When our kids were small, I'd set up an age-appropriate Treasure Hunt for Easter Sunday morning. Looking back on some of the clues, I marvel at my concept of age-appropriate because I seem to have had absurdly high expectations for what a 9 and 7 y.o. were able for. Then again, then again; it was usual for them to rattle through the puzzles quick enough to satisfy their chocolate acquisition drives, with only minimal supplementary clues from me. I suppose I was exercising my educational philosophy of pushing them a little bit more than they might have been initially comfortable with. I reckon a large part of it was that continued practice tuned them into my ways of seeing so it became steadily easier to read me like a book.
Q. What's DNA to me?
A. It must be a clue to a puzzle!
Because I refused to accept that an 8 y.o. would stick just random base-pairs in her double helix. As you shd know, DNA is read off in triplets = codons using a particular [almost] Universal Genetic Code, but it's not obvious from picture what is the direction of transcription and translation. So there are 4 different ways in which the DNA bases can read: blue up; blue down; red up; red down. There are also one or two points of ambiguity where the turns of the helical backbones obscure the base-pairs between them. But here's the data transliterated:
CG?TATAGCTA?TC
AT?GCGCTAGC?GA
CT?ATCGATAT?GC
AG?CGATCGCG?TA
It is obvious, with a bit of help from ExPaSy's translate tool which is the information-containing strand and its direction (the others are random noise):
CTaATCGATATcGC. where I have interpolated (a c) for the backbone-obscured bases
L I D I A
Lidia? It's a message! From one generation to its ancestor!! But what can it mean? there are a number of possibilities:
- A command to go forthwith to Kyrgyzstan to find an Asian dwarf spider.

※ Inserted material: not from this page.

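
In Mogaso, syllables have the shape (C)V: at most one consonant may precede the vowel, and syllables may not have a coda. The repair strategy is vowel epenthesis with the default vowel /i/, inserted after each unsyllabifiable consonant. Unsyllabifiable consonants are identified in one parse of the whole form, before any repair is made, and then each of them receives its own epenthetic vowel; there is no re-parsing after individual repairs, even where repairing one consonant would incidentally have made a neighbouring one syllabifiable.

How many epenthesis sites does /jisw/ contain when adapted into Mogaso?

The unsyllabifiable consonants are /s/, /w/; each receives one epenthetic vowel.

2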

- A suggestion that I should squeeze into my Traje des Luces [example R] <eeee but I do love some skin-tight sequins> to fight Un Toro de Lidia.
- I can't believe she advises such a dangerous escapade in my declining years . . . unless she hopes to inherit my Traje before I'm quite ready to let it go
- It is a heads up that the child has acquired a tat. Not my business but I'm cool with that, so long as it isn't on her forehead. I'm also okay with modest metallic appendages in children - ear-rings etc.